Já para o consultor Juarez Quadros, ex-ministro das Comunicações (governo FHC), os assinantes brasileiros estavam pensando em desativar a TV paga e buscar alternativas via internet antes da crise. “As operadoras tentam manter presença com descontos, mas a desativação continua. Hoje o interesse no pacote é a banda larga.”

SÉRIES & ESPORTES

Em setembro, a Netflix completou quatro anos de Brasil, país que se tornou o quarto maior mercado do serviço, hoje crescendo mais fora dos EUA. É o que vem estimulando as produções próprias em outras línguas, caso de “Narcos”, série da Netflix sobre o traficante colombiano Pablo Escobar, feito pelo brasileiro Wagner Moura.

Uma pesquisa divulgada na quinta (1º) pela Conecta, empresa do Ibope, apontou que um em cada três internautas brasileiros (34%) já assistem a filmes e programas de TV por demanda pelo menos uma vez por semana.

Mas é da segunda frente de transformação que vem o que o analista americano Ken Doctor, referência nas mudanças da mídia, avalia como “avanço maior para o consumidor, no Brasil e em outros lugares”: o streaming de esportes.

Desde o dia 15 de setembro, o canal Esporte Interativo apresenta ao vivo pela internet todos os jogos da Liga dos Campeões, com Barcelona, Chelsea, Real Madrid, clubes hoje com torcida no Brasil.

Para Fábio Medeiros, diretor de conteúdo do canal, assistir a esportes on-line “é uma tendência forte no país” e abrange desde os serviços ao vivo de NBA e NFL até os canais pagos tradicionais brasileiros e as operadoras.

Diferentemente desses canais e operadoras, o Esporte Interativo oferece o campeonato via internet sem exigir uma assinatura da TV paga. Isso estaria na origem da resistência das duas maiores operadoras do país, Net e Sky, em colocar o canal na grade. É o que argumenta a Globosat, do Premiere, serviço de futebol pela internet, concorrente do Esporte Interativo, mas que exige a TV paga.

O Esporte Interativo não está sozinho na briga contra Net, Sky e Globo. Neste ano, o controle do canal foi adquirido pela Time Warner e suas transmissões se tornaram a atração da Apple TV no país.
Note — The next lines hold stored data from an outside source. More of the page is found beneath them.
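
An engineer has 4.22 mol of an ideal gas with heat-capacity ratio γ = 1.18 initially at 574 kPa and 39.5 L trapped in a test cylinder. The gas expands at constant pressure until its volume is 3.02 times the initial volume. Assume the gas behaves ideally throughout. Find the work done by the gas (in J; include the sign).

45800 J

T₁ = P₁V₁/(nR) = 574×39.5/(4.22×8.314) = 646 K.
Isobaric: P stays 574 kPa; V/T = const ⇒ T₂ = 1950 K, V₂ = 119 L.
W = PΔV = 574×(119−39.5) kPa·L = 45800 J.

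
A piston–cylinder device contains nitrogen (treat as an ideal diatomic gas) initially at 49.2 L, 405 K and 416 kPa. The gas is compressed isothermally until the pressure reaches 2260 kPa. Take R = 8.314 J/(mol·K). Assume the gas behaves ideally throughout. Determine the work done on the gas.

34600 J

n = P₁V₁/(RT₁) = 416×49.2/(8.314×405) = 6.08 mol.
Isothermal: T stays 405 K; PV = const ⇒ V₂ = 9.06 L, P₂ = 2260 kPa.
W = nRT ln(V₂/V₁) = 6.08×8.314×405×ln(0.184) = -34600 J.
Work done on the gas = −W_by = 34600 J.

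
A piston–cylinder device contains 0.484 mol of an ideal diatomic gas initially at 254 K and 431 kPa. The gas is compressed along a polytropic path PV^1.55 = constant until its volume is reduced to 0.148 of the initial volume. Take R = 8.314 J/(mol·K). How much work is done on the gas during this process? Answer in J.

V₁ = nRT₁/P₁ = 0.484×8.314×254/431 = 2.37 L.
Polytropic n=1.55: T₂ = T₁(V₁/V₂)^(n−1) = 254×(6.76)^0.55 = 726 K; P₂ = P₁(V₁/V₂)^n = 8330 kPa.
W = (P₁V₁−P₂V₂)/(n−1) = (431×2.37−8330×0.351)/0.55 = -3460 J.
Work done on the gas = −W_by = 3460 J.

3460 J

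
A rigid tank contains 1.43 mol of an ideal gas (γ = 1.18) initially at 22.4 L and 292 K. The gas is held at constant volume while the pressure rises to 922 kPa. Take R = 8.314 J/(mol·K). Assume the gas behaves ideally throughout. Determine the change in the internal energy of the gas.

P₁ = nRT₁/V₁ = 1.43×8.314×292/22.4 = 155 kPa.
Isochoric: V stays 22.4 L; P/T = const ⇒ T₂ = 1740 K, P₂ = 922 kPa.
For an ideal gas ΔU = nCvΔT with Cv = R/(γ−1) = 46.2 J/(mol·K).
ΔU = 1.43×46.2×(1740−292) = 95500 J.

95500 J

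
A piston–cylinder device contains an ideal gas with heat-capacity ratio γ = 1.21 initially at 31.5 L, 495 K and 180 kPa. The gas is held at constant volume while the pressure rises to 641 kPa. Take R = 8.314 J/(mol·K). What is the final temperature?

1760 K

Isochoric: V stays 31.5 L; P/T = const ⇒ T₂ = 1760 K, P₂ = 641 kPa.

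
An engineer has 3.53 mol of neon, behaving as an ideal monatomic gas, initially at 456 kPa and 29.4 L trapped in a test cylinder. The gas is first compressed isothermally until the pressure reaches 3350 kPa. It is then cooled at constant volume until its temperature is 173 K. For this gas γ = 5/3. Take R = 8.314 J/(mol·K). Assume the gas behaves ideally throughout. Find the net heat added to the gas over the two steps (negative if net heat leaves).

-39200 J

T₁ = P₁V₁/(nR) = 456×29.4/(3.53×8.314) = 457 K.
Step 1 — Isothermal: T stays 457 K; PV = const ⇒ V₂ = 4.00 L, P₂ = 3350 kPa.
ΔU = 0 (ideal gas, T constant).
W = nRT ln(V₂/V₁) = 3.53×8.314×457×ln(0.136) = -26700 J.
Q = ΔU + W = -26700 J.
State after step 1: P = 3350 kPa, V = 4.00 L, T = 457 K.
Step 2 — Isochoric: V stays 4.00 L; P/T = const ⇒ T₂ = 173 K, P₂ = 1270 kPa.
W = 0 (no volume change).
ΔU = nCvΔT = 3.53×12.5×(173−457) = -12500 J.
Q = ΔU = -12500 J.
Net over both steps: W = -26700 J, Q = -39200 J, ΔU = -12500 J.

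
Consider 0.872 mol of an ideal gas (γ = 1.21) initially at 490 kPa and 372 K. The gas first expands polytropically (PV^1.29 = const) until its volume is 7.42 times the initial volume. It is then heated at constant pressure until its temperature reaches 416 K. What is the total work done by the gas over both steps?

V₁ = nRT₁/P₁ = 0.872×8.314×372/490 = 5.50 L.
Step 1 — Polytropic n=1.29: T₂ = T₁(V₁/V₂)^(n−1) = 372×(0.135)^0.29 = 208 K; P₂ = P₁(V₁/V₂)^n = 36.9 kPa.
W = (P₁V₁−P₂V₂)/(n−1) = (490×5.50−36.9×40.8)/0.29 = 4100 J.
ΔU = nCvΔT = 0.872×39.6×(208−372) = -5660 J.
Q = ΔU + W = -1560 J.
State after step 1: P = 36.9 kPa, V = 40.8 L, T = 208 K.
Step 2 — Isobaric: P stays 36.9 kPa; V/T = const ⇒ T₂ = 416 K, V₂ = 81.7 L.
W = PΔV = 36.9×(81.7−40.8) kPa·L = 1510 J.
ΔU = nCvΔT = 0.872×39.6×(416−208) = 7180 J.
Q = ΔU + W = nCpΔT = 8690 J.
Net over both steps: W = 5610 J, Q = 7130 J, ΔU = 1520 J.

5610 J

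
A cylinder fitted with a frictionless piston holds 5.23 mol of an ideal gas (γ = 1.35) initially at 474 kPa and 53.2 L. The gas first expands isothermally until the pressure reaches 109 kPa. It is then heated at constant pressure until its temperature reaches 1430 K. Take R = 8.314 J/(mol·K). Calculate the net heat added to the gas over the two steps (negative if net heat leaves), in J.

T₁ = P₁V₁/(nR) = 474×53.2/(5.23×8.314) = 580 K.
Step 1 — Isothermal: T stays 580 K; PV = const ⇒ V₂ = 231 L, P₂ = 109 kPa.
ΔU = 0 (ideal gas, T constant).
W = nRT ln(V₂/V₁) = 5.23×8.314×580×ln(4.35) = 37100 J.
Q = ΔU + W = 37100 J.
State after step 1: P = 109 kPa, V = 231 L, T = 580 K.
Step 2 — Isobaric: P stays 109 kPa; V/T = const ⇒ T₂ = 1430 K, V₂ = 570 L.
W = PΔV = 109×(570−231) kPa·L = 37000 J.
ΔU = nCvΔT = 5.23×23.8×(1430−580) = 106000 J.
Q = ΔU + W = nCpΔT = 143000 J.
Net over both steps: W = 74000 J, Q = 180000 J, ΔU = 106000 J.

180000 J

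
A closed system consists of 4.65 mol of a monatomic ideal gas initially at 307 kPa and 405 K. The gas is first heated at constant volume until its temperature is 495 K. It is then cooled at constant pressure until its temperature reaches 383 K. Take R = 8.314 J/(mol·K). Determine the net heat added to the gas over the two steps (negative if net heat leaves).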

O console, que conecta internet e televisor e acaba de ganhar uma nova versão, já homologada no Brasil, oferece aplicativos como a Netflix e seu concorrente, o Crackle.

Outro equipamento popular por aqui para ligar web e TV, o Chromecast, ganhou nova versão, que o Google diz que não demora a chegar no Brasil. A atual faz pouco mais do que conectar o smartphone ao televisor, enquanto a nova, a exemplo da Apple TV, vem com apps, como uma Netflix com acesso mais rápico.

ADAPTAÇÃO

Segundo Márcio Carvalho, diretor de marketing da Net, o modelo de negócio da TV paga é estabelecido por quem produz conteúdo. “É o modelo que faz sentido para eles”, diz, acrescentando porém que “é preciso trabalhar para ir adaptando o modelo”.

Uma adaptação que já começou com o Now, serviço da Net que oferece vídeos também on-line, como a Netflix. Ricardo Sanfelice, vice de marketing da Vivo, que tem o serviço Play TV, vai pela mesma linha, mas prevê mudança mais lenta que nos EUA, pois “aqui não há oferta de banda larga tão abrangente”.

Por enquanto, a atitude da TV paga é mais de resistência do que adaptação. Em agosto, a ABTA atacou o fato de a Netflix não pagar os mesmos impostos da TV paga. E há duas semanas a Câmara dos Deputados aprovou projeto acrescentando a Netflix aos serviços tributados por ISS.

O relator justificou a proposta dizendo que, enquanto a TV paga recolhe ICMS, o faturamento de “quase R$ 500 milhões” da Netflix não era tributado. Questionada, a Netflix não quis comentar.

Ken Doctor, analista ligado ao Nieman Lab, de Harvard, diz que é preciso atenção com “o potencial estrangulamento de acesso e preços que as empresas de TV paga, banda larga e telefonia móvel visam”. De todo modo, “o poder está se movendo cada vez mais para o público”, o consumidor.